On November 12, news broke that Christian songwriter Kurt Kaiser had died at 82. His work, which included memorable songs such as “Pass It On” and “Oh How He Loves You And Me,” spanned nearly 50 years. Kaiser’s name appeared on more than 25 albums and he received a lifetime achievement award from the American Society of Composers, Authors, and Publishers for his contribution to Christian music. One of his songs remains one of the most important in my life, some 30 years after first hearing it.
Many who went to a Christian summer camp in the last 40 years sang Kaiser’s “Pass It On.” I was one of them. The tune was easy to sing, easy to strum along with using those first folky chords I learned, and the words were easy to remember.
It only takes a spark to get a fire going
and soon all those around can warm up to its glowing
That’s how it is with God’s love once you’ve experienced it
You spread his love to everyone, you want to pass it on.

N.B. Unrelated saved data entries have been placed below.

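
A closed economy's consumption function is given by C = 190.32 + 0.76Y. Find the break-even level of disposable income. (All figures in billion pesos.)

Y = 793

At break-even, C = Y: 190.32 + 0.76Y = Y
0.24Y = 190.32, so Y = 190.32/0.24 = 793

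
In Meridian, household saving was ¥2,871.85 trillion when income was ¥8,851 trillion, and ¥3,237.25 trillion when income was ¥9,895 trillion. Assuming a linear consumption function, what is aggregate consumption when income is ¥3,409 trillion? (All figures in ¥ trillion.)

MPS = ΔS/ΔY = (3237.25 − 2871.85)/(9895 − 8851) = 365.4/1044 = 0.35
MPC = 1 − MPS = 0.65
Autonomous saving = 2871.85 − 0.35(8851) = -226, so a = 226
C = 226 + 0.65(3409) = 226 + 2215.85 = 2441.85

C = 2441.85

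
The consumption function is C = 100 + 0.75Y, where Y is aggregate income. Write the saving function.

S = Y − C = Y − (100 + 0.75Y) = -100 + (1 − 0.75)Y

S = -100 + 0.25Y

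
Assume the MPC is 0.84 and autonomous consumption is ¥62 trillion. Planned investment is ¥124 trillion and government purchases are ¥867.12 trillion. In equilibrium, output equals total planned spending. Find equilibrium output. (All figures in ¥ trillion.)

Y = 6582

Y = C + I + G = 62 + 0.84Y + 124 + 867.12
Y − 0.84Y = 1053.12
0.16Y = 1053.12, so Y = 1053.12/0.16 = 6582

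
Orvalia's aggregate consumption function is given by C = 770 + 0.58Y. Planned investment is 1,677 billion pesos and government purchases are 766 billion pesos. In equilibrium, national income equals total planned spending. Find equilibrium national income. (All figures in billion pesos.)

Y = 7650

Y = C + I + G = 770 + 0.58Y + 1677 + 766
Y − 0.58Y = 3213
0.42Y = 3213, so Y = 3213/0.42 = 7650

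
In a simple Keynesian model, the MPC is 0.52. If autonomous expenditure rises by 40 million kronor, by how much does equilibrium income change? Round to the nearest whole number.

The multiplier is 1/(1 − MPC) = 1/0.48.
ΔY = 40/0.48 = 83.33 ≈ 83

ΔY ≈ 83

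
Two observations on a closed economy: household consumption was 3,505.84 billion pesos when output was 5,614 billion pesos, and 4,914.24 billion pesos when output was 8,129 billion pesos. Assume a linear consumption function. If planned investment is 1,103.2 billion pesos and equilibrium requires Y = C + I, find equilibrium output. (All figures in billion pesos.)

Y = 3330

MPC = (4914.24 − 3505.84)/(8129 − 5614) = 1408.4/2515 = 0.56
a = 3505.84 − 0.56(5614) = 362
Equilibrium: Y = 362 + 0.56Y + 1103.2
0.44Y = 1465.2, so Y = 1465.2/0.44 = 3330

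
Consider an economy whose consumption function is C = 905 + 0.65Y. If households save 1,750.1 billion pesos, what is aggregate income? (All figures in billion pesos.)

Y = 7586

S = Y − C = -905 + 0.35Y
-905 + 0.35Y = 1750.1, so 0.35Y = 2655.1 and Y = 7586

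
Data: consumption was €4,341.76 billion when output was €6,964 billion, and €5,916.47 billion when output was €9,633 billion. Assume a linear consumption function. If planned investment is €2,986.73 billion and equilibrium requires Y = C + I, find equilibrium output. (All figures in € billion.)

MPC = (5916.47 − 4341.76)/(9633 − 6964) = 1574.71/2669 = 0.59
a = 4341.76 − 0.59(6964) = 233
Equilibrium: Y = 233 + 0.59Y + 2986.73
0.41Y = 3219.73, so Y = 3219.73/0.41 = 7853

Y = 7853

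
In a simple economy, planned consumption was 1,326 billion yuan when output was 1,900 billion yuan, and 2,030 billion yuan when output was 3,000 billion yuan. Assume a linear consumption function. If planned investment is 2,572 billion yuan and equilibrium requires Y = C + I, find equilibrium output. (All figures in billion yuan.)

Y = 7450

MPC = (2030 − 1326)/(3000 − 1900) = 704/1100 = 0.64
a = 1326 − 0.64(1900) = 110
Equilibrium: Y = 110 + 0.64Y + 2572
0.36Y = 2682, so Y = 2682/0.36 = 7450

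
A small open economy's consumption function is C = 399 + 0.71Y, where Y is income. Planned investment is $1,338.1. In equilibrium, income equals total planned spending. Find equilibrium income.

Y = C + I = 399 + 0.71Y + 1338.1
Y − 0.71Y = 1737.1
0.29Y = 1737.1, so Y = 1737.1/0.29 = 5990

Y = 5990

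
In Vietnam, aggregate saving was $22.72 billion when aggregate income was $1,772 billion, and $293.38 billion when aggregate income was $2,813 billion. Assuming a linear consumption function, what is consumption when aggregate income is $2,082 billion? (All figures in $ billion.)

C = 1978.68

MPS = ΔS/ΔY = (293.38 − 22.72)/(2813 − 1772) = 270.66/1041 = 0.26
MPC = 1 − MPS = 0.74
Autonomous saving = 22.72 − 0.26(1772) = -438, so a = 438
C = 438 + 0.74(2082) = 438 + 1540.68 = 1978.68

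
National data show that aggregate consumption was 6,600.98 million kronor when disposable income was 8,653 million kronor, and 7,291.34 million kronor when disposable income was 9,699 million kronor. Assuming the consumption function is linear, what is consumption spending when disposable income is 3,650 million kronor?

C = 3299

MPC = (7291.34 − 6600.98)/(9699 − 8653) = 690.36/1046 = 0.66
a = 6600.98 − 0.66(8653) = 6600.98 − 5710.98 = 890
C = 890 + 0.66(3650) = 890 + 2409 = 3299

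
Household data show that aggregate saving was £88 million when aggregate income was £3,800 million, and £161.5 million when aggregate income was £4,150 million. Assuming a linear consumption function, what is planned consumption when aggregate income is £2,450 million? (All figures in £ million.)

MPS = ΔS/ΔY = (161.5 − 88)/(4150 − 3800) = 73.5/350 = 0.21
MPC = 1 − MPS = 0.79
Autonomous saving = 88 − 0.21(3800) = -710, so a = 710
C = 710 + 0.79(2450) = 710 + 1935.5 = 2645.5

C = 2645.5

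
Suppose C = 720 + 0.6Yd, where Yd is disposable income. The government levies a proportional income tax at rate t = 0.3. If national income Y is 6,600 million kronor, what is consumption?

Yd = (1 − 0.3)(6600) = 0.7(6600) = 4620
C = 720 + 0.6(4620) = 720 + 2772 = 3492

C = 3492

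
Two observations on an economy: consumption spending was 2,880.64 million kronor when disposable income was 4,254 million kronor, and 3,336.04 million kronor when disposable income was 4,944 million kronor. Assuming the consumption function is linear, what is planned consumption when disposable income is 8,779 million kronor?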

It’s a song that doesn’t tell you what your faith is supposed to be, how you’re supposed to pray, praise, celebrate, or magnify. It doesn’t judge or preach. It simply tells you that feeling in your heart is real. I’ve spent most of my adult life writing about music and culture, but almost never about Christian music. It didn’t appeal to me. But “Pass It On” was somehow different. Why? Because I’ve never heard a recording of the song. And I don’t want to.
The arrangement in my memory — angel-voiced kids under the spark-filled starry sky in dusty tie-dye shirts and friendship bracelets — is where it will always stay. At my camp, we sang it to close out each week. We stood on a hill under a rugged pine cross, held candles, and passed the flame as we sang from one person to the next until the entire circle, some 150 people, was lit.
What a wonderous time is spring when all the trees are budding
The birds begin to sing, the flowers start their blooming.
For countless youth, it captured what summer camp truly felt like: a sudden feeling of spiritual fullness, that first connection with the Holy Spirit that was yours alone, not fed to you by your parents or Sunday School. And you wanted to pass it on when you went home, but it was hard to do with the autumn realities of school, peer pressure, and tests of faith. Camp seemed like a different world, and it was hard to take it with you. But you wanted to. “Pass It On” reminded you to try.
Years later, when my daughter was still small enough to tuck into bed, she asked me to sing “that fire song you and Mommy sang at camp.” I did. Often. By the time she got to camp, she knew the entire song already.
Over a decade ago, the camp where I grew up spending summers was closed and sold to real estate developers. It now sits vacant awaiting the earth movers. All that is left is beautifully overgrown meadows, crumbling foundations, and singing if you listen hard enough.
Songs become more and more of our lifelines to the past, to the people and place that mattered, our inner spiritual geography. As we grow, our faith must evolve. It must be renewed or die. When camps close, church pews drain. When ministries fail, it’s like the very structure of our faith is undercut. We cling to the touchstones that keep us afloat.
I wish for you my friend this happiness that I’ve found
You can depend on him, it matters not where you’re bound.
“Pass It On” makes you wish that faith can be that simple and that strong as it was when you were 14. It was your faith, not your parent’s or your pastor’s. It felt grown up to have it. This was a faith that had yet to be fractured and trampled by the world.
Today, I am on the advisory of a church summer camp that, like many, is working hard to stay afloat. As specialty camps, year-round sports, and family budget pressures increase, summer programs falter. Buildings need repair, and the money isn’t there. It’s not as simple as I remember it being.
I’m sure Kurt Kaiser knew what his song meant to people. “Pass It On” appeared in songbooks for more than a generation. What a wonderful gift to give to the world, a song that touches people in a way most pop music doesn’t.